Marketing and sales seemed to be much easier in the past.
Customers simply visited a retail shop, where they could ask a knowledgeable salesperson about a product they discovered in a local newspaper.
In recent years, the ubiquity of the internet and a state-of-the-art technology changed everything. Customers became prosumers, well informed about the product before the purchase.
They’re less loyal, more bargain-seeking. And what is even more important, customers frequently use a variety of channels: online and traditional stores, mobile apps, online auctions, price comparison websites, social media and more.
Today, in spite of all the available technologies, life is more challenging for both marketers and salespeople.
Pain Points
Last year Hubspot asked thousands of marketers about their top challenges and prepared the State of Inbound Report. The not so surprising results prove marketers struggle to:
- Generate traffic and leads (65 percent)
- Prove the ROI of their marketing activities (43 percent)
- Manage their websites (26 percent)
- Identify the right technologies for their needs (25 percent)
The takeaway: marketers struggle with data and technology.
They’re creative people, but even a brilliant campaign won’t attract many new customers if it’s based on wrong assumptions and too much guesswork. Above all, marketers need their activities to be predictable, measurable and scalable.
Older, but still up-to-date research by Econsultancy and SmartFocus also shows the biggest pain points are related to technology and data processing.
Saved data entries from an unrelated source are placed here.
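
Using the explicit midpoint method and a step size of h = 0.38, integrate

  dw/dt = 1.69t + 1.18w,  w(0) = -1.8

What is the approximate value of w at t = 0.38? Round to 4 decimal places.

-2.6661

Midpoint: k1 = f(t_n, w_n); k2 = f(t_n + h/2, w_n + (h/2)·k1); w_{n+1} = w_n + h·k2.
t=0.000000, w=-1.800000:
  k1 = f(0.000000, -1.800000) = -2.124000
  k2 = f(0.190000, -2.203560) = -2.279101
  w ← -1.800000 + 0.38·(-2.279101) = -2.666058
w(0.38) ≈ -2.6661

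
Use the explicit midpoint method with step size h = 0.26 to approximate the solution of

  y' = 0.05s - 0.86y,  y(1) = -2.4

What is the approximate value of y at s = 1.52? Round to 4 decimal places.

-1.5145

Midpoint: k1 = f(s_n, y_n); k2 = f(s_n + h/2, y_n + (h/2)·k1); y_{n+1} = y_n + h·k2.
s=1.000000, y=-2.400000:
  k1 = f(1.000000, -2.400000) = 2.114000
  k2 = f(1.130000, -2.125180) = 1.884155
  y ← -2.400000 + 0.26·1.884155 = -1.910120
s=1.260000, y=-1.910120:
  k1 = f(1.260000, -1.910120) = 1.705703
  k2 = f(1.390000, -1.688378) = 1.521505
  y ← -1.910120 + 0.26·1.521505 = -1.514528
y(1.52) ≈ -1.5145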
Marketers cited moving data between systems (74 percent), gaining a single customer view (69 percent) and turning data into insights (65 percent) as their major pain points. They also indicated budget (41 percent) and workforce (54 percent) as major bottlenecks.
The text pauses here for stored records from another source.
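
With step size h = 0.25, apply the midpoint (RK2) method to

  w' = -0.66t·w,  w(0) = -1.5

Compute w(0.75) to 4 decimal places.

-1.2436

Midpoint: k1 = f(t_n, w_n); k2 = f(t_n + h/2, w_n + (h/2)·k1); w_{n+1} = w_n + h·k2.
t=0.000000, w=-1.500000:
  k1 = f(0.000000, -1.500000) = 0.000000
  k2 = f(0.125000, -1.500000) = 0.123750
  w ← -1.500000 + 0.25·0.123750 = -1.469062
t=0.250000, w=-1.469062:
  k1 = f(0.250000, -1.469062) = 0.242395
  k2 = f(0.375000, -1.438763) = 0.356094
  w ← -1.469062 + 0.25·0.356094 = -1.380039
t=0.500000, w=-1.380039:
  k1 = f(0.500000, -1.380039) = 0.455413
  k2 = f(0.625000, -1.323112) = 0.545784
  w ← -1.380039 + 0.25·0.545784 = -1.243593
w(0.75) ≈ -1.2436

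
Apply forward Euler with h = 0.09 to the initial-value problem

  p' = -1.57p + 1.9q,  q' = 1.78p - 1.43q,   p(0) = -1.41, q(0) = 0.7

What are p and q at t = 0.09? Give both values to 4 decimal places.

-1.0911, 0.3840

Euler on (p,q): p_{n+1} = p_n + h·p', q_{n+1} = q_n + h·q'.
0.000000: (-1.410000, 0.700000); f=(3.543700, -3.510800) → (-1.091067, 0.384028)
(p(0.09), q(0.09)) ≈ (-1.0911, 0.3840)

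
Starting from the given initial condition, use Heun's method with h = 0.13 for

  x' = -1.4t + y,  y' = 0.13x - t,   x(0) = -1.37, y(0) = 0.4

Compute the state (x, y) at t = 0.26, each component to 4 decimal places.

Heun on (x,y): k1 = f(t_n, state_n); k2 = f(t_n + h, state_n + h·k1); state_{n+1} = state_n + (h/2)·(k1 + k2).
0.000000: (-1.370000, 0.400000)
  k1 = (0.400000, -0.178100)
  predictor → (-1.318000, 0.376847)
  k2 = (0.194847, -0.301340)
  → (-1.331335, 0.368836)
0.130000: (-1.331335, 0.368836)
  k1 = (0.186836, -0.303074)
  predictor → (-1.307046, 0.329437)
  k2 = (-0.034563, -0.429916)
  → (-1.321437, 0.321192)
(x(0.26), y(0.26)) ≈ (-1.3214, 0.3212)

-1.3214, 0.3212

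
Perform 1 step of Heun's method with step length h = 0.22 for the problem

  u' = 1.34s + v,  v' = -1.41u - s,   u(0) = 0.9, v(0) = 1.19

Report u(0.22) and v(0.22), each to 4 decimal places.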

But the right technology, especially machine learning, can mitigate most if not all of these problems.
What Is Machine Learning?
Have you ever wondered how the spam filter works in Gmail?
How about your “Discover weekly” playlist on Spotify and recommendations on Amazon and other ecommerce sites?
How does Netflix know what series you’re probably going to binge-watch this weekend?
In each case, there are more or less sophisticated machine learning algorithms behind it. Let us not forget that applications of this technology are various and go far beyond spam filters and product recommendations.
It’s a vast field, which plays a key role in expert systems, natural language processing, image recognition and data mining.
Machine learning is simply defined as “making computers work without being explicitly programmed.”
For example, if you want to predict how your customers will respond to your marketing actions, you can use machine learning to determine it based on their past actions.
This way, data that you've gathered in the past will be turned into valuable insights that you will be able to use in the future. No analyst could possibly achieve that, as there is just too much data and there is always too little time to analyze it.
Machine Learning Reduces Pain Points
Marketers realize it’s crucial to collect and process data from many different sources, both online and offline — website and mobile app usage, purchase behavior, responses to the previous campaigns etc.
Algorithms cluster that data into segments and allow marketers to create personalized offers in a right time.
Machine learning can also decrease churn rate — the number of customers who have stopped using a service during given time period. How? By discovering patterns in behavior that precede churning and proposing measures that can prevent it.
Far From Universal Adoption
If machine learning is so useful why are only 49 percent of marketers using it?
Probably because the rest think it’s too complex and that they cannot afford to hire an IT team to support it. It’s also a common view that the marketing clouds are difficult to use, expensive and suitable only for big companies with separate teams dedicated to marketing automation.
It’s not necessarily true, as there are many different tools with various pricing plans, from those affordable for startups to advanced corporate plans allowing to work on huge amounts of data.
Marketing and sales jobs used to require a lot of guesswork and machine learning can remove most of it, if not all.
Marketers like to quote a pioneer in their field, John Wanamaker (1838-1922), who said: “Half of the money spent on marketing is wasted, I just don’t know which half." It's a funny and straight to the point summary of their struggles, which haven’t changed much for almost a century. Machine learning in marketing is a true game-changer.
Thanks to the possibility of gathering enormous amounts of data and processing them by algorithms, marketing is becoming predictable.